The dairy price index rose 4.1% to 125.5 points in November. Compared to last year, the index is up 19.1%. “Strong global import demand persisted for butter and milk powders as buyers sought to secure spot supplies in anticipating of tightening markets,” FAO said.
Sugar prices averaged 120.7 points in November, up 1.4% from October, reversing most of the previous month’s decline. Compared to last year, prices are up a stunning 40%.
Vegetable oil and meat prices were slightly down in November but were both up substantially over the year.
The question central banks, governments, commodity traders, and households have on their minds is when do food prices reverse. To answer that question, Judy Ganes, the president of J. Ganes Consulting, recently told Bloomberg that rising food prices should continue into the second half of 2022.

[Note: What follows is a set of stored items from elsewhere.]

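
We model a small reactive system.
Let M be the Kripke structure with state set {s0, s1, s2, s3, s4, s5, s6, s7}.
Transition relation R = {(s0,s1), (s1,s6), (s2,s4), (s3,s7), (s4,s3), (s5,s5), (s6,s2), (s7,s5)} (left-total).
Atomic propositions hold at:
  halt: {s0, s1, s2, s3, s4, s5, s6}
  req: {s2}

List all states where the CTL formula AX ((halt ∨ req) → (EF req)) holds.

{s0, s1, s3, s6}

Sat(halt ∨ req) = {s0, s1, s2, s3, s4, s5, s6}
EF req: least fixpoint, start Z0 = {s2}, add states with some successor in Z. Z1 = {s2, s6}; Z2 = {s1, s2, s6}; Z3 = {s0, s1, s2, s6}; fixed.
Sat(EF req) = {s0, s1, s2, s6}
Sat((halt ∨ req) → (EF req)) = {s0, s1, s2, s6, s7}
Sat(AX ((halt ∨ req) → (EF req))) = {s : every successor in {s0, s1, s2, s6, s7}} = {s0, s1, s3, s6}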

“We’re not seeing a turning point just yet, we’ll probably see it, my guess is the middle of next year. There’s a point where high prices are the best cure for high prices, there’s a point where its going to have to resolve itself,” Ganes said.

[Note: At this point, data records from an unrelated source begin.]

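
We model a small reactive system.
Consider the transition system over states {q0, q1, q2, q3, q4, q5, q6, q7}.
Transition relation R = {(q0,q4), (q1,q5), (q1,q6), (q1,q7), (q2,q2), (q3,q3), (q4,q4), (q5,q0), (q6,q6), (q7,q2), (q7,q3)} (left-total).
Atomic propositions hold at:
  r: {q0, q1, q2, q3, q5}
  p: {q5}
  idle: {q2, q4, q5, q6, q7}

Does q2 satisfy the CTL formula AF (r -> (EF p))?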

She pointed out rising prices were due to a combination of factors, such as caps on migration, red hot labor market, labor shortages, adverse weather conditions, snarled supply, higher fertilizer prices, and soaring transportation costs.
Ganes said the end to several major droughts and increased rainfall in major producing regions means global food production in 2023-24 will be “much improved.”
With at least another year or more of food inflation, Cargill CEO David MacLennan recently changed his mind about “transitory” inflation and now believes it will be more persistent with higher food prices in 2022. He blamed elevated food prices on snarled supply chains, labor shortages, and adverse weather conditions, among other things.
Federal Reserve Chair Jerome Powell had to retire the word “transitory” regarding the inflationary environment in an embarrassing move this week. Soaring food prices are unlikely to reverse in early 2022 and are crushing emerging market consumers and the working poor in developed countries.
Almost one year ago, SocGen’s Albert Edwards pointed out rising food prices would lead to discontent and social instabilities in the weakest countries.